Разъяснение Р. Гуастини своего понимания типов нормативных иерархий на примере норм Конституции неудивительно, так как в Италии «конституционная проблематика всегда вызывала серьезный общественный интерес» (Vasilieva, 2018:92). Представители итальянского юридического сообщества участвуют в подготовке конституционных реформ и, в частности, широко обсуждают их методологию и конкретные поправки в рамках академической дискуссии: среди прочего, авторы стараются выявить влияние предлагаемых поправок на признаваемую неизменяемой первую часть Конституции, посвященную основным принципам и правам человека (Vasilieva, 2018:87,89,93; Delledonne & Martinico, 2017).
Так, относительно пересмотра норм Конституции Р. Гуастини исходит из следующих положений (Guastini, 2013b:53–54).
Во-первых, с точки зрения структурной иерархии право на пересмотр Конституции не является первоначальным: оно производно от нее, т.е. создано самой Конституцией.

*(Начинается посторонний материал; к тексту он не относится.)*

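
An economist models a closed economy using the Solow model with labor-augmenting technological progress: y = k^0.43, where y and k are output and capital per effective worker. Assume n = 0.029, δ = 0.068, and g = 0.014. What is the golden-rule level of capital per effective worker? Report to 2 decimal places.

Break-even investment rate: n + g + δ = 0.029 + 0.014 + 0.068 = 0.111.
At the golden rule the marginal product of capital equals n+g+δ: 0.43·k^(0.43−1) = 0.111. Solving, k_gold = (0.43/0.111)^(1/0.57) ≈ 10.7605.

k_gold ≈ 10.76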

Изменяющий Конституцию закон становится источником, который не существовал до Конституции и находит в ней свою основу. Следовательно, подобный пересматривающий Конституцию закон структурно подчиняется конституционным нормам, регулирующим процесс пересмотра и запрещающим определенный вид пересмотра.
Во-вторых, с точки зрения материальной иерархии изменяющие Конституцию законы наделяются правом вносить поправки в Конституцию, что материально соответствует другим конституционным нормам, кроме тех, которых они не могут затрагивать. То есть запрещающая пересмотр республиканской формы правления норма накладывает ограничение на изменяющие Конституцию законы и материально их подчиняет конституционным нормам, определяемым путем толкования: в рассматриваемом случае – нормам, закрепляющим республиканскую форму правления.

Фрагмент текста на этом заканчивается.